Traditional brilliance at keeping time
Clockmakers Museum
See this fine collection which traces the craft of making mechanical clocks and watches from 1300 to the present day.
The glory days
The golden age of English clockmaking was between 1666 and 1700. Skilled craftsmen in London exploited the new discoveries of pendulum clocks and the anchor escapement.
Scientists and skilled workers together continued to produce a wide range of excellent timekeepers throughout the eighteenth century and beyond.
The end of an era
In the second half of the nineteenth century the London craftsmen failed to keep up with changing times. They could not compete with machine-made clocks and watches from France, Germany and America. Some turned to making scientific instruments instead. London declined as a centre for the industry.
A chemical oddity
One of the more extraordinary exhibits in the museum is an early the 19th century gas-powered clock.
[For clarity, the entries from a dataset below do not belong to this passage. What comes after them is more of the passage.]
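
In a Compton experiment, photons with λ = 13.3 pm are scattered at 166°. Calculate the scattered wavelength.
18.0805 pm

Using the Compton scattering formula:
λ' = λ + Δλ = λ + λ_C(1 - cos θ)

Given:
- Initial wavelength λ = 13.3 pm
- Scattering angle θ = 166°
- Compton wavelength λ_C ≈ 2.4263 pm

Calculate the shift:
Δλ = 2.4263 × (1 - cos(166°))
Δλ = 2.4263 × 1.9703
Δλ = 4.7805 pm

Final wavelength:
λ' = 13.3 + 4.7805 = 18.0805 pm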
When the clock has nearly run down a pellet of zinc drops from a brass spiral into a jar of sulfuric acid. This produces hydrogen gas. The pressure of the gases forces up a piston which rewinds the clock.
Craft skills in the twenty-first century
The great tradition of inventive clock and watchmaking lives on. The museum celebrates the work of clockmakers such as George Daniels who invented the coaxial escapement - claimed to be the first practical new watch escapement to be invented for 250 years.